The Maze District of the Canyonlands had been on my list of places I have wanted to go for about 15 years. It is the most remote part of the Canyonlands and presents a unique landscape and challenges created by it's remoteness. My new husband, David, and I new that we wanted to go there and that we wanted to mt. bike the Maze. In May of 2011 we planned a month long trip to the four corners region of the U.S. We would visit Escalante, Zion, Arches, Canyon de Chele, Mesa Verde, Monument Valley, Hoven Weep, Natural Bridges, Bryce Canyon, the south rim of the Grand Canyon, Red Rocks Nevada, Lake Mead, and top it off with a 5 day expedition into the Maze.
We contacted our adventure friends to see who would be up for a trip to the Maze. Our great friend, Lisa Boyd, jumped at the chance. She wasn't a mt. biker but was more than willing to drive the 4 wheel drive jeep while we mt. biked. So we rented a jeep and 3 mt. bikes in Moab Utah, bought our food, figured out our logistics, and then set out for the most remote area of the canyonlands. An idea coming true.

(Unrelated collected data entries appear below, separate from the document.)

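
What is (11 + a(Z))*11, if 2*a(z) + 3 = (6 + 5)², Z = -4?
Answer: 770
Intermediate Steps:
a(z) = 59 (a(z) = -3/2 + (6 + 5)²/2 = -3/2 + (½)*11² = -3/2 + (½)*121 = -3/2 + 121/2 = 59)
(11 + a(Z))*11 = (11 + 59)*11 = 70*11 = 770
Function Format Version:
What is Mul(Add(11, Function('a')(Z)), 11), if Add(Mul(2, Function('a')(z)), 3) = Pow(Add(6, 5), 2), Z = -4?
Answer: 770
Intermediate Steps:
Function('a')(z) = 59 (Function('a')(z) = Add(Rational(-3, 2), Mul(Rational(1, 2), Pow(Add(6, 5), 2))) = Add(Rational(-3, 2), Mul(Rational(1, 2), Pow(11, 2))) = Add(Rational(-3, 2), Mul(Rational(1, 2), 121)) = Add(Rational(-3, 2), Rational(121, 2)) = 59)
Mul(Add(11, Function('a')(Z)), 11) = Mul(Add(11, 59), 11) = Mul(70, 11) = 770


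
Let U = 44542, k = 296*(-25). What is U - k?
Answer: 51942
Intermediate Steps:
k = -7400
U - k = 44542 - 1*(-7400) = 44542 + 7400 = 51942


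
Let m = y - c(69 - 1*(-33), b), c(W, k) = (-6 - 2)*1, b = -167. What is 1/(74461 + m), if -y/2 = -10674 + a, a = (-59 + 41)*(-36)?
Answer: 1/94521 ≈ 1.0580e-5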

I can't describe the feeling of venturing out to an area that is many miles from the nearest gas station. The ranger station is at the end of a long dirt road...and then you start down into the maze. Road of no return. Epic adventure. Awe inspiring landscapes. We stopped at the local ranger station at Hans Flat. We signed in gave them the details of our trip and then headed out. From here on out we wouldn't find restrooms, picnic tables, or an easy 911 call for some time.

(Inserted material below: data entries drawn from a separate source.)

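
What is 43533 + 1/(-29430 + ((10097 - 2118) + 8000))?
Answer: 585562382/13451 ≈ 43533.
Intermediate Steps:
43533 + 1/(-29430 + ((10097 - 2118) + 8000)) = 43533 + 1/(-29430 + (7979 + 8000)) = 43533 + 1/(-29430 + 15979) = 43533 + 1/(-13451) = 43533 - 1/13451 = 585562382/13451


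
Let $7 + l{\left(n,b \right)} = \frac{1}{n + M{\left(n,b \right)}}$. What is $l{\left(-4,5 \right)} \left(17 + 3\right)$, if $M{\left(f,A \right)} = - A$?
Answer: $- \frac{1280}{9} \approx -142.22$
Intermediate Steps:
$l{\left(n,b \right)} = -7 + \frac{1}{n - b}$
$l{\left(-4,5 \right)} \left(17 + 3\right) = \frac{-1 - 35 + 7 \left(-4\right)}{5 - -4} \left(17 + 3\right) = \frac{-1 - 35 - 28}{5 + 4} \cdot 20 = \frac{1}{9} \left(-64\right) 20 = \left(- \frac{64}{9}\right) 20 = - \frac{1280}{9}$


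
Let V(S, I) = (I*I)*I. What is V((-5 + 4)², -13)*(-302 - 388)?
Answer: 1515930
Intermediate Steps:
V(S, I) = I³ (V(S, I) = I²*I = I³)
V((-5 + 4)², -13)*(-302 - 388) = (-13)³*(-302 - 388) = -2197*(-690) = 1515930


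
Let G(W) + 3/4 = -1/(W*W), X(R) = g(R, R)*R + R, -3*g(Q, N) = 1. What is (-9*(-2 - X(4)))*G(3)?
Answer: -217/6 ≈ -36.167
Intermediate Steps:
g(Q, N) = -⅓ (g(Q, N) = -⅓*1 = -⅓)
X(R) = 2*R/3 (X(R) = -R/3 + R = 2*R/3)
G(W) = -¾ - 1/W² (G(W) = -¾ - 1/(W*W) = -¾ - 1/(W²) = -¾ - 1/W²)
(-9*(-2 - X(4)))*G(3) = (-9*(-2 - 2*4/3))*(-¾ - 1/3²) = (-9*(-2 - 1*8/3))*(-¾ - 1*⅑) = (-9*(-2 - 8/3))*(-¾ - ⅑) = -9*(-14/3)*(-31/36) = 42*(-31/36) = -217/6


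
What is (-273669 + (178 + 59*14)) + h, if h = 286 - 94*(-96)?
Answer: -263355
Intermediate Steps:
h = 9310 (h = 286 + 9024 = 9310)
(-273669 + (178 + 59*14)) + h = (-273669 + (178 + 59*14)) + 9310 = (-273669 + (178 + 826)) + 9310 = (-273669 + 1004) + 9310 = -272665 + 9310 = -263355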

As wilth all adventures there are always some unknown challenges and the need to adapt our expectations and schedule. It is also a chance to have unexpected encounters with other travelers, the local wildlife, and our own internal thoughts. We had all those and in some ways I think it changed us and brought us closer to who we really are.
Chili Pepper bike shop. My kind of bike shop. The bikes were great. They were in good working condition and we didn't have any mechanical issues!

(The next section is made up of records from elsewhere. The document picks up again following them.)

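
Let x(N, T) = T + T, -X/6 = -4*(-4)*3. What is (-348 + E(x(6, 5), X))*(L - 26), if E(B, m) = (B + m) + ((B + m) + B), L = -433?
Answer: 410346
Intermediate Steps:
X = -288 (X = -6*(-4*(-4))*3 = -96*3 = -6*48 = -288)
x(N, T) = 2*T
E(B, m) = 2*m + 3*B (E(B, m) = (B + m) + (m + 2*B) = 2*m + 3*B)
(-348 + E(x(6, 5), X))*(L - 26) = (-348 + (2*(-288) + 3*(2*5)))*(-433 - 26) = (-348 + (-576 + 3*10))*(-459) = (-348 + (-576 + 30))*(-459) = (-348 - 546)*(-459) = -894*(-459) = 410346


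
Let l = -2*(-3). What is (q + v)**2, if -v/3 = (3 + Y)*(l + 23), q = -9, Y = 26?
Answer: 6411024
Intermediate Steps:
l = 6
v = -2523 (v = -3*(3 + 26)*(6 + 23) = -87*29 = -3*841 = -2523)
(q + v)**2 = (-9 - 2523)**2 = (-2532)**2 = 6411024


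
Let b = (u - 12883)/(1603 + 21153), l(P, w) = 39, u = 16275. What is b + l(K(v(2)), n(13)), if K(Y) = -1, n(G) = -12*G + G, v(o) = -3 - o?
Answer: 222719/5689 ≈ 39.149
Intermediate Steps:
n(G) = -11*G
b = 848/5689 (b = (16275 - 12883)/(1603 + 21153) = 3392/22756 = 3392*(1/22756) = 848/5689 ≈ 0.14906)
b + l(K(v(2)), n(13)) = 848/5689 + 39 = 222719/5689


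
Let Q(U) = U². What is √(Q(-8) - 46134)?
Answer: I*√46070 ≈ 214.64*I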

We also rented a 4 bike rack from Chilis to attach to our rented jeep. In hindsight it would have been better to try for a roof rack. Although I don't think that would work with this jeep. Probably better to rent an FJ Cruiser and roof rack for this expedition.
The rack just added to our adventure!
The turn off to an epic adventure in the Maze!
I love these types of road signs. My favorite in the U.S. are "Primitive Road No Warning Signs"! This one just tells me that mother nature makes us pay attention to changes in conditions!
The road of sand on our way to the ranger station.
It looks like a viper head. I'm not sure. I tend to error on the side of caution and not run up and give it a big hug!
Dunes along the road. The Utah Sahara?
The vast plateau into a drenched landscape where water and vehicle fuel are gold!
Peddle power from Hans Flat ranger station. Time to go use our legs.
The road starts off fairly tame. Loose sand on a plateau.
Non poisonous snakes slither along the red rock.
The overlook and the start of our decent into the Maze.
A maze. A jeep road that is more hospitable to mt. bikes than to jeeps. It winds it's way down into the maze from the top of the plateau and right away gives you a good impression of the safety you are leaving.
I love these types of signs. I have to say there are times when I am so uninspired by adversity. Mostly human adversity. I'm a paramedic for a living and I deal with the human condition everyday that I'm at work. On my days off I want easy people interactions but love the idea of rugged roads, challenging landscapes, and escape from urban living. These signs give me hope that there will continue to be rugged unrefined and tamed landscapes for us to to explore and escapte to!
Now the descent with our rented jeep.
From the windshield of our jeep is the coming landscape and it is awe inspiring. Our curiousity is peaked. We are on our way
Narrow untamed road!
Some rocks and roughness.
A little more rugged.
Narrow rock lined roadway.
A gentler, but hardy, aspect of the landscape. Wild desert flowers.
Now the sandstone...how will our jeep do on this changing terrain?
David is driving the first hard section.
Color. I love desert color. It feeds my soul. It feels like home to me. From the first time I came to Utah I knew that I would return. As an artist the color, shapes, landscapes are intoxicating!
Cavern at the Maze Overlook. We went here on our first day to get an idea of where were headed for the next 4 days.
Evening light brought this lizard out on to a hot sandstone rock.
Evening view from our camp on the first night. Tranquil.